Laterally Engineering Lanthanide-MOFs Epitaxial Heterostructures for Spatially Resolved Planar 2D Photonic Barcoding

Metal-organic frameworks (MOFs) heterostructures with domain-controlled emissive colors have shown great potential for achieving high-throughput sensing, anti-counterfeit and information security. Here, a strategy based on steric-hindrance effect is proposed to construct lateral lanthanide-MOFs (Ln-MOFs) epitaxial heterostructures, where the channel-directed guest molecules are introduced to rebalance in-plane and out-of-plane growth rates of the Ln-MOFs microrods and eventually generate lateral MOF epitaxial heterostructures with controllable aspect ratios. A library of lateral Ln-MOFs heterostructures are acquired through a stepwise epitaxial growth procedure, from which rational modulation of each domain with specific lanthanide doping species allows for definition of photonic barcodes in a two-dimensional (2D) domain with remarkably enlarged encoding capacity.
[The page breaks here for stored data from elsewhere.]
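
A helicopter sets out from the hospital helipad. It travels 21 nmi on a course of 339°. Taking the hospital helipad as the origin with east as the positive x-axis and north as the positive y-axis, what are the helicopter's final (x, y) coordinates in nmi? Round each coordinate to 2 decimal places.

Leg 1 (339°, 21 nmi): east 21 sin 339° = -7.53, north 21 cos 339° = 19.61
Summing: -7.53 nmi east, 19.61 nmi north → (-7.53, 19.61).

(-7.53, 19.61)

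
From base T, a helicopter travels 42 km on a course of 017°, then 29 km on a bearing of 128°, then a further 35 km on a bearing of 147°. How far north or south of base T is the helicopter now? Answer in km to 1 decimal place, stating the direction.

Leg 1 (017°, 42 km): east 42 sin 17° = 12.28, north 42 cos 17° = 40.16
Leg 2 (128°, 29 km): east 29 sin 128° = 22.85, north 29 cos 128° = -17.85
Leg 3 (147°, 35 km): east 35 sin 147° = 19.06, north 35 cos 147° = -29.35
Net north component: -7.04 km.

7.0 km south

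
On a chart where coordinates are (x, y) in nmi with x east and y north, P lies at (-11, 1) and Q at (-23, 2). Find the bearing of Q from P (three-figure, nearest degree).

275°

Δeast = -23 − -11 = -12.00; Δnorth = 2 − 1 = 1.00.
Bearing = atan2(Δeast, Δnorth) mod 360° = 274.76° ≈ 275°.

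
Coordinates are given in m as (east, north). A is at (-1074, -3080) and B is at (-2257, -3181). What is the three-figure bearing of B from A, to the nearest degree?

265°

Δeast = -2257 − -1074 = -1183.00; Δnorth = -3181 − -3080 = -101.00.
Bearing = atan2(Δeast, Δnorth) mod 360° = 265.12° ≈ 265°.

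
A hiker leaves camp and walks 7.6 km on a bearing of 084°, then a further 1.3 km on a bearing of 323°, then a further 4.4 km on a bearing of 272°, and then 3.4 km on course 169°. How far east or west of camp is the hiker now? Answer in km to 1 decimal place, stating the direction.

3.0 km east

Leg 1 (084°, 7.6 km): east 7.6 sin 84° = 7.56, north 7.6 cos 84° = 0.79
Leg 2 (323°, 1.3 km): east 1.3 sin 323° = -0.78, north 1.3 cos 323° = 1.04
Leg 3 (272°, 4.4 km): east 4.4 sin 272° = -4.40, north 4.4 cos 272° = 0.15
Leg 4 (169°, 3.4 km): east 3.4 sin 169° = 0.65, north 3.4 cos 169° = -3.34
Net east component: 3.03 km.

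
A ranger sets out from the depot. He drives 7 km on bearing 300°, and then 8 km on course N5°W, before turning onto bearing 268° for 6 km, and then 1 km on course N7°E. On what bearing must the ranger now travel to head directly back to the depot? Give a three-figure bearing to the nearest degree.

Leg 1 (300°, 7 km): east 7 sin 300° = -6.06, north 7 cos 300° = 3.50
Leg 2 (N5°W, 8 km): east 8 sin 355° = -0.70, north 8 cos 355° = 7.97
Leg 3 (268°, 6 km): east 6 sin 268° = -6.00, north 6 cos 268° = -0.21
Leg 4 (N7°E, 1 km): east 1 sin 7° = 0.12, north 1 cos 7° = 0.99
Net displacement: -12.63 east, 12.25 north. Direction back to start is (12.63, -12.25): bearing = atan2(12.63, -12.25) mod 360° = 134.12° ≈ 134°.

134°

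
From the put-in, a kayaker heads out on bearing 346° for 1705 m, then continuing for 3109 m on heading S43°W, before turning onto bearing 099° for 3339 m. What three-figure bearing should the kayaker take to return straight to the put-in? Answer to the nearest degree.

Leg 1 (346°, 1705 m): east 1705 sin 346° = -412.48, north 1705 cos 346° = 1654.35
Leg 2 (S43°W, 3109 m): east 3109 sin 223° = -2120.33, north 3109 cos 223° = -2273.78
Leg 3 (099°, 3339 m): east 3339 sin 99° = 3297.89, north 3339 cos 99° = -522.33
Net displacement: 765.08 east, -1141.76 north. Direction back to start is (-765.08, 1141.76): bearing = atan2(-765.08, 1141.76) mod 360° = 326.17° ≈ 326°.

326°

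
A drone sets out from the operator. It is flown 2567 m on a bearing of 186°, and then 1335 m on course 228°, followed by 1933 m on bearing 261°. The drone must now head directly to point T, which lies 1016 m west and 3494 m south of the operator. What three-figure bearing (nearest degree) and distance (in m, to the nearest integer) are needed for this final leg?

Leg 1 (186°, 2567 m): east 2567 sin 186° = -268.32, north 2567 cos 186° = -2552.94
Leg 2 (228°, 1335 m): east 1335 sin 228° = -992.10, north 1335 cos 228° = -893.29
Leg 3 (261°, 1933 m): east 1933 sin 261° = -1909.20, north 1933 cos 261° = -302.39
Current position: (-3169.62, -3748.61). Target: (-1016, -3494). Remaining: Δeast = 2153.62, Δnorth = 254.61.
Bearing = atan2(2153.62, 254.61) mod 360° = 83.26°; distance = √((2153.62)² + (254.61)²) = 2168.623 m.

083°, 2169 m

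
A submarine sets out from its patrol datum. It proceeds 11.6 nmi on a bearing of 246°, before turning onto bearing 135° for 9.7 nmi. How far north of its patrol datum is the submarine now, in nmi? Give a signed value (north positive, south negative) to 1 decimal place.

Leg 1 (246°, 11.6 nmi): east 11.6 sin 246° = -10.60, north 11.6 cos 246° = -4.72
Leg 2 (135°, 9.7 nmi): east 9.7 sin 135° = 6.86, north 9.7 cos 135° = -6.86
Net north component: -11.58 nmi.

-11.6 nmi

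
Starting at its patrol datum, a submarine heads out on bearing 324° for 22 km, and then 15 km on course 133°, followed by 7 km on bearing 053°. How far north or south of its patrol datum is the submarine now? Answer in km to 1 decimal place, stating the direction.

Leg 1 (324°, 22 km): east 22 sin 324° = -12.93, north 22 cos 324° = 17.80
Leg 2 (133°, 15 km): east 15 sin 133° = 10.97, north 15 cos 133° = -10.23
Leg 3 (053°, 7 km): east 7 sin 53° = 5.59, north 7 cos 53° = 4.21
Net north component: 11.78 km.

11.8 km north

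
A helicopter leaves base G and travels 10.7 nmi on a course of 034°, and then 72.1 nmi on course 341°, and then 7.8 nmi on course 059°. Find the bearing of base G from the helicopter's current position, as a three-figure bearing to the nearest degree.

172°

Leg 1 (034°, 10.7 nmi): east 10.7 sin 34° = 5.98, north 10.7 cos 34° = 8.87
Leg 2 (341°, 72.1 nmi): east 72.1 sin 341° = -23.47, north 72.1 cos 341° = 68.17
Leg 3 (059°, 7.8 nmi): east 7.8 sin 59° = 6.69, north 7.8 cos 59° = 4.02
Net displacement: -10.80 east, 81.06 north. Direction back to start is (10.80, -81.06): bearing = atan2(10.80, -81.06) mod 360° = 172.41° ≈ 172°.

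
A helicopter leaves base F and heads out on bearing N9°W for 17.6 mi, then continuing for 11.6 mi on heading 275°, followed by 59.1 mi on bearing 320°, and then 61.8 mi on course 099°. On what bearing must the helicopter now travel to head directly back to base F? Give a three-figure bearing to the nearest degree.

Leg 1 (N9°W, 17.6 mi): east 17.6 sin 351° = -2.75, north 17.6 cos 351° = 17.38
Leg 2 (275°, 11.6 mi): east 11.6 sin 275° = -11.56, north 11.6 cos 275° = 1.01
Leg 3 (320°, 59.1 mi): east 59.1 sin 320° = -37.99, north 59.1 cos 320° = 45.27
Leg 4 (099°, 61.8 mi): east 61.8 sin 99° = 61.04, north 61.8 cos 99° = -9.67
Net displacement: 8.74 east, 54.00 north. Direction back to start is (-8.74, -54.00): bearing = atan2(-8.74, -54.00) mod 360° = 189.20° ≈ 189°.

189°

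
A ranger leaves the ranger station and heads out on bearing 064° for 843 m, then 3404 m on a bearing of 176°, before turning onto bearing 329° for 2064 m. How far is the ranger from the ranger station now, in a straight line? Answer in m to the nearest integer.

Leg 1 (064°, 843 m): east 843 sin 64° = 757.68, north 843 cos 64° = 369.55
Leg 2 (176°, 3404 m): east 3404 sin 176° = 237.45, north 3404 cos 176° = -3395.71
Leg 3 (329°, 2064 m): east 2064 sin 329° = -1063.04, north 2064 cos 329° = 1769.19
Net: -67.90 east, -1256.97 north. Distance = √((-67.90)² + (-1256.97)²) = 1258.801 m.

1259 m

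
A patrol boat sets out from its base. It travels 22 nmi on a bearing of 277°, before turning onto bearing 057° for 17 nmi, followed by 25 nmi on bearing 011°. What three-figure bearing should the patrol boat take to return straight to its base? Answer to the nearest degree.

Leg 1 (277°, 22 nmi): east 22 sin 277° = -21.84, north 22 cos 277° = 2.68
Leg 2 (057°, 17 nmi): east 17 sin 57° = 14.26, north 17 cos 57° = 9.26
Leg 3 (011°, 25 nmi): east 25 sin 11° = 4.77, north 25 cos 11° = 24.54
Net displacement: -2.81 east, 36.48 north. Direction back to start is (2.81, -36.48): bearing = atan2(2.81, -36.48) mod 360° = 175.60° ≈ 176°.

176°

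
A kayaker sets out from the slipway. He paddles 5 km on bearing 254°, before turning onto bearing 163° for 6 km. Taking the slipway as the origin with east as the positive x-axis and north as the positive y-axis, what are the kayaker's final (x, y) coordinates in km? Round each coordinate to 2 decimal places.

Leg 1 (254°, 5 km): east 5 sin 254° = -4.81, north 5 cos 254° = -1.38
Leg 2 (163°, 6 km): east 6 sin 163° = 1.75, north 6 cos 163° = -5.74
Summing: -3.05 km east, -7.12 km north → (-3.05, -7.12).

(-3.05, -7.12)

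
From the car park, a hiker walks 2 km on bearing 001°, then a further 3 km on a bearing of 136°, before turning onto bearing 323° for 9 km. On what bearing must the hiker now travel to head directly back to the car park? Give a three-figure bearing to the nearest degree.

155°

Leg 1 (001°, 2 km): east 2 sin 1° = 0.03, north 2 cos 1° = 2.00
Leg 2 (136°, 3 km): east 3 sin 136° = 2.08, north 3 cos 136° = -2.16
Leg 3 (323°, 9 km): east 9 sin 323° = -5.42, north 9 cos 323° = 7.19
Net displacement: -3.30 east, 7.03 north. Direction back to start is (3.30, -7.03): bearing = atan2(3.30, -7.03) mod 360° = 154.87° ≈ 155°.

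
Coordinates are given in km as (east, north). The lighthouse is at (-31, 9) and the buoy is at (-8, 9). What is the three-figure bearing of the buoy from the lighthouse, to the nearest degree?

Δeast = -8 − -31 = 23.00; Δnorth = 9 − 9 = 0.00.
Bearing = atan2(Δeast, Δnorth) mod 360° = 90.00° ≈ 090°.

090°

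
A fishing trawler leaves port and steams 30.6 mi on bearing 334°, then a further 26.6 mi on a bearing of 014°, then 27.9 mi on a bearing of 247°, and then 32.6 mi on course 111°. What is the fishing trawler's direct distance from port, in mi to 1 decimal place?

Leg 1 (334°, 30.6 mi): east 30.6 sin 334° = -13.41, north 30.6 cos 334° = 27.50
Leg 2 (014°, 26.6 mi): east 26.6 sin 14° = 6.44, north 26.6 cos 14° = 25.81
Leg 3 (247°, 27.9 mi): east 27.9 sin 247° = -25.68, north 27.9 cos 247° = -10.90
Leg 4 (111°, 32.6 mi): east 32.6 sin 111° = 30.43, north 32.6 cos 111° = -11.68
Net: -2.23 east, 30.73 north. Distance = √((-2.23)² + (30.73)²) = 30.809 mi.

30.8 mi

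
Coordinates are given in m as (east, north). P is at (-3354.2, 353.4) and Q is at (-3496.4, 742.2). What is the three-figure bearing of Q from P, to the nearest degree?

Δeast = -3496.4 − -3354.2 = -142.20; Δnorth = 742.2 − 353.4 = 388.80.
Bearing = atan2(Δeast, Δnorth) mod 360° = 339.91° ≈ 340°.

340°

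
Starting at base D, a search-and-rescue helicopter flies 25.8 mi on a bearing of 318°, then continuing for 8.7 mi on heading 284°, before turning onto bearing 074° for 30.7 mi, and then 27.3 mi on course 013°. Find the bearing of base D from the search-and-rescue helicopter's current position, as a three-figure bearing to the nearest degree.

Leg 1 (318°, 25.8 mi): east 25.8 sin 318° = -17.26, north 25.8 cos 318° = 19.17
Leg 2 (284°, 8.7 mi): east 8.7 sin 284° = -8.44, north 8.7 cos 284° = 2.10
Leg 3 (074°, 30.7 mi): east 30.7 sin 74° = 29.51, north 30.7 cos 74° = 8.46
Leg 4 (013°, 27.3 mi): east 27.3 sin 13° = 6.14, north 27.3 cos 13° = 26.60
Net displacement: 9.95 east, 56.34 north. Direction back to start is (-9.95, -56.34): bearing = atan2(-9.95, -56.34) mod 360° = 190.01° ≈ 190°.

190°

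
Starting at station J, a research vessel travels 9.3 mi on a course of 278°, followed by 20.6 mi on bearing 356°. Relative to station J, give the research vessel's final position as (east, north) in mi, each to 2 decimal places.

Leg 1 (278°, 9.3 mi): east 9.3 sin 278° = -9.21, north 9.3 cos 278° = 1.29
Leg 2 (356°, 20.6 mi): east 20.6 sin 356° = -1.44, north 20.6 cos 356° = 20.55
Summing: -10.65 mi east, 21.84 mi north → (-10.65, 21.84).

(-10.65, 21.84)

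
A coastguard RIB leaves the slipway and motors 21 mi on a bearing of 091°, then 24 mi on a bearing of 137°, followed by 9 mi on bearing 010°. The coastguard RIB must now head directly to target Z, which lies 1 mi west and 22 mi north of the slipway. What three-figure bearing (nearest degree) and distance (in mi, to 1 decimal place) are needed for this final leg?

Leg 1 (091°, 21 mi): east 21 sin 91° = 21.00, north 21 cos 91° = -0.37
Leg 2 (137°, 24 mi): east 24 sin 137° = 16.37, north 24 cos 137° = -17.55
Leg 3 (010°, 9 mi): east 9 sin 10° = 1.56, north 9 cos 10° = 8.86
Current position: (38.93, -9.06). Target: (-1, 22). Remaining: Δeast = -39.93, Δnorth = 31.06.
Bearing = atan2(-39.93, 31.06) mod 360° = 307.88°; distance = √((-39.93)² + (31.06)²) = 50.583 mi.

308°, 50.6 mi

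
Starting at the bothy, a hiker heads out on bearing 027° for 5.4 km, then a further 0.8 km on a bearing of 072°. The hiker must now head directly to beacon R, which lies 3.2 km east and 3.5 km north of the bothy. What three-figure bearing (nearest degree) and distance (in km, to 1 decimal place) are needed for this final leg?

180°, 1.6 km

Leg 1 (027°, 5.4 km): east 5.4 sin 27° = 2.45, north 5.4 cos 27° = 4.81
Leg 2 (072°, 0.8 km): east 0.8 sin 72° = 0.76, north 0.8 cos 72° = 0.25
Current position: (3.21, 5.06). Target: (3.2, 3.5). Remaining: Δeast = -0.01, Δnorth = -1.56.
Bearing = atan2(-0.01, -1.56) mod 360° = 180.46°; distance = √((-0.01)² + (-1.56)²) = 1.559 km.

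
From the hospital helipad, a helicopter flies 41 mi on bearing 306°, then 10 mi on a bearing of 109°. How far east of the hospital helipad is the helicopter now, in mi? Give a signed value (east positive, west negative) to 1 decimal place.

-23.7 mi

Leg 1 (306°, 41 mi): east 41 sin 306° = -33.17, north 41 cos 306° = 24.10
Leg 2 (109°, 10 mi): east 10 sin 109° = 9.46, north 10 cos 109° = -3.26
Net east component: -23.71 mi.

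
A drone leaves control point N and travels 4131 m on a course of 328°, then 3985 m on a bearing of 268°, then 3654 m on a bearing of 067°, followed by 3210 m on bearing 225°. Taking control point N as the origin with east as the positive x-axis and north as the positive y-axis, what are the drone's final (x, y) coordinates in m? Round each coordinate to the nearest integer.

Leg 1 (328°, 4131 m): east 4131 sin 328° = -2189.10, north 4131 cos 328° = 3503.29
Leg 2 (268°, 3985 m): east 3985 sin 268° = -3982.57, north 3985 cos 268° = -139.07
Leg 3 (067°, 3654 m): east 3654 sin 67° = 3363.52, north 3654 cos 67° = 1427.73
Leg 4 (225°, 3210 m): east 3210 sin 225° = -2269.81, north 3210 cos 225° = -2269.81
Summing: -5077.96 m east, 2522.13 m north → (-5078, 2522).

(-5078, 2522)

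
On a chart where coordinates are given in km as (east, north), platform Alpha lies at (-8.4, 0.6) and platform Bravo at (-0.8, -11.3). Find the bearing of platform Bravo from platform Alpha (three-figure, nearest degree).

147°

Δeast = -0.8 − -8.4 = 7.60; Δnorth = -11.3 − 0.6 = -11.90.
Bearing = atan2(Δeast, Δnorth) mod 360° = 147.44° ≈ 147°.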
The results provide molecular-level insight into the use of modulators in governing crystallite morphology for spatially assembling multifunctional heterostructures.

Automated summary

A strategy based on steric-hindrance effect is proposed to construct lateral lanthanide-MOFs epitaxial heterostructures, allowing for the generation of lateral MOF epitaxial heterostructures with controllable aspect ratios. Through a stepwise epitaxial growth procedure, a library of lateral Ln-MOFs heterostructures are acquired, enabling the definition of photonic barcodes in a two-dimensional domain with remarkably enlarged encoding capacity. The results provide insight into the use of modulators in governing crystallite morphology for spatially assembling multifunctional heterostructures.